Their findings proved to be of such significance that they are being published in the “Biology of Reproduction” academic journal, considered the top-ranked journal specifically dedicated to reproductive biology.
The paper is titled “Asynchronous Expression of the Homeodomain Protein CUX1 in Sertoli Cells and Spermatids During Spermatogenesis in Mice.”
For many years, Vanden Heuvel has been hosting biology students for summer internships in his lab.
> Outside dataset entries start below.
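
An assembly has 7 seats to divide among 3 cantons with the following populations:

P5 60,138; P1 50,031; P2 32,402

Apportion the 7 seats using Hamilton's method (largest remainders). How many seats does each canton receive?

P5 3, P1 2, P2 2

The standard divisor is 142571/7 ≈ 20367.286.
Standard quotas: P5 2.9527, P1 2.4564, P2 1.5909.
Lower quotas: P5 2, P1 2, P2 1 (sum 5, leaving 2 seats).
Remainders in descending order: P5 0.9527, P2 0.5909, P1 0.4564.
Largest remainders: P5, P2 receive the extra seats.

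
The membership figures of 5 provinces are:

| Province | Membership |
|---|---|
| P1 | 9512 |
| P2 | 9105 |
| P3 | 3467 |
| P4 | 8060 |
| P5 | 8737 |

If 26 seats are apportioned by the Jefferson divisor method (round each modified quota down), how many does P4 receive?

Standard divisor 38881/26 ≈ 1495.423; standard quotas: P1 6.361, P2 6.089, P3 2.318, P4 5.390, P5 5.842.
Rounding down gives 6, 6, 2, 5, 5 = 24 seats, so the divisor must be adjusted.
With modified divisor 1350: modified quotas P1 7.046, P2 6.744, P3 2.568, P4 5.970, P5 6.472.
Rounding down: P1 7, P2 6, P3 2, P4 5, P5 6 (total 26).
P4 receives 5.

5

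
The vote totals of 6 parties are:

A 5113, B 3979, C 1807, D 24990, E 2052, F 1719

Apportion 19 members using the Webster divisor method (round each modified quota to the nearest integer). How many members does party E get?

1

Standard divisor 39660/19 ≈ 2087.368; standard quotas: A 2.449, B 1.906, C 0.866, D 11.972, E 0.983, F 0.824.
Rounding to the nearest integer gives A 2, B 2, C 1, D 12, E 1, F 1 — total 19, matching the house size, so no adjustment is needed.
E receives 1.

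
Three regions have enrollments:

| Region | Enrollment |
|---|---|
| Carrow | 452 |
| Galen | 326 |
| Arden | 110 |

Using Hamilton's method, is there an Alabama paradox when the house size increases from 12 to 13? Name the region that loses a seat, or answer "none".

Arden

At 12 seats: Carrow 6, Galen 4, Arden 2.
At 13 seats: Carrow 7, Galen 5, Arden 1.
Arden drops from 2 to 1.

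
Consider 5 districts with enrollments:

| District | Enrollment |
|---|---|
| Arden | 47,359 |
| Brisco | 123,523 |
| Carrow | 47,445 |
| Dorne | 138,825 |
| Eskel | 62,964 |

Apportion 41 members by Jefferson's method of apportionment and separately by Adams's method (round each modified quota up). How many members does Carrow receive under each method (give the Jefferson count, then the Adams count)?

Jefferson: Arden 4, Brisco 13, Carrow 4, Dorne 14, Eskel 6.
Adams: Arden 5, Brisco 12, Carrow 5, Dorne 13, Eskel 6.
Carrow gets 4 under Jefferson and 5 under Adams.

4 and 5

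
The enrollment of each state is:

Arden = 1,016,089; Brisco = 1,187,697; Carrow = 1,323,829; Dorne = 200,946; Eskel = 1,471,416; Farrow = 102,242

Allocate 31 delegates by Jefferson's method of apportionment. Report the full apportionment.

Standard divisor 5302219/31 ≈ 171039.323; standard quotas: Arden 5.941, Brisco 6.944, Carrow 7.740, Dorne 1.175, Eskel 8.603, Farrow 0.598.
Rounding down gives 5, 6, 7, 1, 8, 0 = 27 seats, so the divisor must be adjusted.
With modified divisor 156000: modified quotas Arden 6.513, Brisco 7.613, Carrow 8.486, Dorne 1.288, Eskel 9.432, Farrow 0.655.
Rounding down: Arden 6, Brisco 7, Carrow 8, Dorne 1, Eskel 9, Farrow 0 (total 31).

Arden 6, Brisco 7, Carrow 8, Dorne 1, Eskel 9, Farrow 0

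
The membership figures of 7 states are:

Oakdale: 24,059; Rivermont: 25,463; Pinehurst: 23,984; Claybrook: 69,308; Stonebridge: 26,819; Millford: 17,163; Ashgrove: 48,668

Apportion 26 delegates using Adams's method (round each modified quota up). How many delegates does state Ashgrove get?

5

Standard divisor 235464/26 ≈ 9056.308; standard quotas: Oakdale 2.657, Rivermont 2.812, Pinehurst 2.648, Claybrook 7.653, Stonebridge 2.961, Millford 1.895, Ashgrove 5.374.
Rounding up gives 3, 3, 3, 8, 3, 2, 6 = 28 seats, so the divisor must be adjusted.
With modified divisor 10700: modified quotas Oakdale 2.249, Rivermont 2.380, Pinehurst 2.241, Claybrook 6.477, Stonebridge 2.506, Millford 1.604, Ashgrove 4.548.
Rounding up: Oakdale 3, Rivermont 3, Pinehurst 3, Claybrook 7, Stonebridge 3, Millford 2, Ashgrove 5 (total 26).
Ashgrove receives 5.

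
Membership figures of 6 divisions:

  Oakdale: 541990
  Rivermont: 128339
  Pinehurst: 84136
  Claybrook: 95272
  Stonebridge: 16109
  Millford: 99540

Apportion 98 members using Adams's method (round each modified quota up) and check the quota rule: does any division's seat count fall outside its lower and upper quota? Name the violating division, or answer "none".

Standard quotas: Oakdale 55.019, Rivermont 13.028, Pinehurst 8.541, Claybrook 9.671, Stonebridge 1.635, Millford 10.105.
Adams allocation: Oakdale 54, Rivermont 13, Pinehurst 9, Claybrook 10, Stonebridge 2, Millford 10.
Oakdale has quota 55.019 (lower 55, upper 56) but receives 54 — outside the quota interval.

Oakdale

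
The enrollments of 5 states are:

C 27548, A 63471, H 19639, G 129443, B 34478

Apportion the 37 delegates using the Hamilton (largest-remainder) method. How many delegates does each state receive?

The standard divisor is 274579/37 ≈ 7421.054.
Standard quotas: C 3.7121, A 8.5528, H 2.6464, G 17.4427, B 4.6460.
Lower quotas: C 3, A 8, H 2, G 17, B 4 (sum 34, leaving 3 seats).
Remainders in descending order: C 0.7121, H 0.6464, B 0.6460, A 0.5528, G 0.4427.
The surplus seats go to C, H, B.

C 4; A 8; H 3; G 17; B 5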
These students proved to be instrumental in the research and creation of this paper.
“Almost all the work was done by undergraduates, mostly Dordt students, which is quite a feat for a paper in a quality journal like this one,” said Tony Jelsma, biology professor with Dordt College and paper contributor. “It speaks volumes about the excellent students that we serve at Dordt College.”
The findings are significant as they relate to cell division and sperm development.
“Our work clearly shows that, while Cux1 is involved in cell division in other organs, in the testes Cux1 is found in non-dividing cells,” said Jelsma. “It also appears to be involved in regulating the process of sperm development. Sperm development is an important biological process and Cux1 is a new piece of the puzzle to help us understand how the process works.”
Contributors from Dordt College include Melissa R. Kroll, Engela S. Viss, Joy Horstman, Alexander Powell, Andrea Van Wyk, Kaarlo Hinkkala, Traci Hoogland, Matthew Schippers, and Tony N. Jelsma.